I like too, a sense of ambiguity about the ‘ghost’ – is there one? Or is it the imaginations of the haunted playing dark tricks on them?
Michelle Paver’s novel, ‘Dark Matter. A Ghost Story‘ , has all these ingredients, and more. The setting is unusual – the Arctic – and the story is told largely in the first person through the journals of Jack Miller, a radio operator, who has joined two other men on a scientific trip to ‘Gruhuken’, a lonely outpost in the Arctic circle. The year is 1937.
Jack is from a lower middle-class background and is at first intimidated by the other two privately educated men, Gus and Algie. From the start, Gruhuken is seen to represent something sinister; there are rumours on the outbound journey about the place, and the captain and crew of the freight ship taking them there are clearly frightened of landing there.

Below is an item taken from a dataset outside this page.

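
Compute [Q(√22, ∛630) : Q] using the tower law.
[Q(√22, ∛630) : Q] = 6

Let L = Q(√22, ∛630). Since Q(√22) ⊂ L and [Q(√22):Q] = 2, the tower law gives 2 | [L:Q]. Likewise Q(∛630) ⊂ L with [Q(∛630):Q] = 3 (because 630 is not a perfect cube), so 3 | [L:Q]. As gcd(2,3) = 1, [L:Q] is divisible by 6. Conversely L is generated over Q by √22 and ∛630, so [L:Q] ≤ 2·3 = 6. Therefore [Q(√22, ∛630) : Q] = 6.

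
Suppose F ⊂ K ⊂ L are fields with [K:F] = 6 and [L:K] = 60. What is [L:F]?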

Left alone at Gruhuken, the Jack, Gus and Algie establish their base, build a cabin, and start their work.
Michelle Paver evokes the huge emptiness of the Arctic: the raw lawless savagery of the landscape; the undisciplined dogs; the abandoned mine workings and history shrouded in secrets. The profound silence of the place begins to affect the men, but they manage to build a working life out of the routine; Jack, competent at his job, feels more relaxed in their company, particularly with Gus, the leader, who he begins to hero-worship.
But Jack begins to see and hear things: a man suddenly appears and as quickly disappears; he hears sound of metal chains dragging on rock. The others seem unaffected, so Jack keeps his own counsel. He has built a reputation as a ‘sound chap’ with his colleagues, particularly Gus, so does not want to destroy this.

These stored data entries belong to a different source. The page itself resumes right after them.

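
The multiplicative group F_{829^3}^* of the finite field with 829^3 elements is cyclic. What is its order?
|F_{829^3}^*| = 569722788

F_{829^3} has 829^3 = 569722789 elements; its multiplicative group consists of all nonzero elements, so |F_{829^3}^*| = 569722789 - 1 = 569722788. (It is cyclic since any finite subgroup of the multiplicative group of a field is cyclic.)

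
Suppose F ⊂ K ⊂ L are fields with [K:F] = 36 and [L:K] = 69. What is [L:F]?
[L:F] = 2484

The tower law says that for any tower of field extensions F ⊂ K ⊂ L with finite degrees, [L:F] = [L:K] · [K:F]. Here this gives [L:F] = 69 · 36 = 2484.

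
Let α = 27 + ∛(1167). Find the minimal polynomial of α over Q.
m_α(x) = x^3 - 81x^2 + 2187x - 20850

Set β = α - 27 = ∛(1167), so β^3 = 1167. Then (α - 27)^3 - 1167 = 0, i.e. α is a root of g(x) = (x - 27)^3 - 1167 = x^3 - 81x^2 + 2187x - 20850. Since g(x) = h(x - 27) where h(x) = x^3 - 1167, and h is irreducible over Q (because 1167 is not a perfect cube, so h has no rational root, and a monic cubic with no rational root is irreducible), g is also irreducible (irreducibility is preserved under the substitution x → x - 27). Hence m_α(x) = x^3 - 81x^2 + 2187x - 20850.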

Gus is taken ill and Algie takes him back to the nearest town, leaving Jack alone with the dogs. The loneliness, the reputation of the place, and the apparitions begin to affect him. The long Arctic nights also descend on the camp, throwing Gruhuken into blackness for most of the time. Jack is in touch by radio with the nearest town, but his days are long and oppressed by the environment. The apparition returns, but Jack rationalises it as ‘echoes’ from the past; figments of his own overwrought imagination; the haunting, he feels, is in his own head, not in reality.

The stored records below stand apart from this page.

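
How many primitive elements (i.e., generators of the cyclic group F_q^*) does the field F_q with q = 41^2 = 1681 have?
There are φ(1680) = 384 primitive elements

F_q^* is cyclic of order q - 1 = 1680. A cyclic group of order m has exactly φ(m) generators. Here m = 1680 = 2^4 · 3 · 5 · 7, so the number of primitive elements is φ(1680) = 384.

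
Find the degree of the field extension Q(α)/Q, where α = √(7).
[Q(α):Q] = 2

[Q(α):Q] equals the degree of the minimal polynomial of α. Here α^2 = 7 and x^2 - 7 is irreducible (d = 7 is squarefree, ≠ 1, hence not a square), so deg(m_α) = 2. Thus [Q(α):Q] = 2.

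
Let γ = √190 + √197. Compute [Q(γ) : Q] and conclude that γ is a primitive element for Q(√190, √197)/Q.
[Q(γ) : Q] = 4 (equivalently, Q(γ) = Q(√190, √197))

Obviously Q(γ) ⊆ Q(√190, √197), and [Q(√190, √197):Q] = 4 (since 190, 197 are distinct squarefree integers > 1 with 37430 not a perfect square). To show equality we compute the minimal polynomial of γ. From γ = √190 + √197: γ^2 = 190 + 2√(37430) + 197 = 387 + 2√(37430), so γ^2 - 387 = 2√(37430); squaring, (γ^2 - 387)^2 = 4·37430, i.e. γ^4 - 774γ^2 + 149769 - 149720 = 0, i.e. γ^4 - 774γ^2 + 49 = 0. So γ is a root of x^4 - 774x^2 + 49. This polynomial is irreducible over Q: it has no rational root (each ±√190 ± √197 is irrational), and any factorization into two quadratics over Q would force √(37430) ∈ Q (pairing opposite roots) or √190, √197 ∈ Q (other pairings), all impossible. Hence [Q(γ):Q] = 4 = [Q(√190, √197):Q], so Q(γ) = Q(√190, √197).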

However, his confidence is badly shaken when he reads in the leader’s diary that Gus and Algie have seen and heard ‘something’ too, but did not want Jack to be spooked by their fears.
Badly rattled now, Jack imagines or dreams an image of a terrible deed committed at this place – just outside the cabin window.
Now the dogs are badly frightened by something too; something that moves ever close to the living quarters.
By now, Gus and Algie are now set to return to Gruhuken, and the tension of the final part of the story revolves around the realisation that Jack is close to rescue, but that the apparition is closing in on him.
I won’t spoil the ending for you, but it was unexpected and terrifying.
Michelle Paver writes in an economic way: her prose is as crisp as the landscape she describes, and she cleverly evokes and cranks the tension gradually, using recurring images to parallel the ‘echo’ idea of hauntings. It is not literally true (and a cliché) to say, ‘I couldn’t put the book down.’ But I certainly welcomed returning to it and came away spooked and well-satisfied by the story. Recommended.